As an aside, we have to give a special shoutout to Laura Dern, who came in and tore the whole place the hell up. “What did you say your name was again?” “Tammy.” “Fuck off, Tammy.” We cannot overstate how much we love her in this role. She of the amazingly coordinated manicure, eye-popping wardrobe, and bakelite bangles and gigolo lovers. But aside from the fun costume design and biting dialogue, there was some simply stunning acting in her scene with Kyle MacLachlan and then later, in her scene with Lynch in the parking lot, when she hits that Laura Dern sweet spot: A woman literally on the verge of a nervous breakdown. “You. And. I. Will. Have. A. Talk.” She does an amazing thing in these scenes: she sells, through the power of her reaction to him, the sheer evil emanating from DoppelCooper.
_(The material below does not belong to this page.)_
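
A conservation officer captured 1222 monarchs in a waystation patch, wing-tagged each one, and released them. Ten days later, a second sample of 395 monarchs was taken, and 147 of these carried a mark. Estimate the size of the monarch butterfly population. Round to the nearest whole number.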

So, who’s the girl in the 1950s flashback? Everyone has theories and perhaps unsurprisingly (given the multitude of mother and birth images in this episode), most of them revolve around her giving birth, either to Laura or to Cooper or to practically anyone who can be shoved into the timeline and work. We suppose we’ll have to see, because that’s not something we’re feeling the need to theorize about without learning more about it.
Although wouldn’t it be kind of hilarious if Lynch never explained it or referenced it again?
More half-baked thoughts and questions:
What if the final showdown (or whatever) isn’t between DougieCooper and DoppelCooper? What if it’s between Bob and Laura? Is there a version of Laura Palmer wandering the world as brain-damaged as DougieCooper, having been violently ejected from the lodge much like he was? Did the Burnt Men remove the BobGlobe from DoppelCooper? And if so, what does that mean for them both? Why have Major Briggs’ fingerprints been showing up at apparent crime scenes (why else would they dust for prints?) and what was he doing in all those years between his disappearance and his body showing up? What do the Burnt Men have to do with it, since they keep showing up in the background of scenes in Buckhorn. What did Cole mean when he was talking about “yrev” and the “spiritual finger?” “This is the water and this is the well. Drink full and descend. The horse is the white of the eyes and dark within.” DUDE, WHAT ARE YOU EVEN TALKING ABOUT?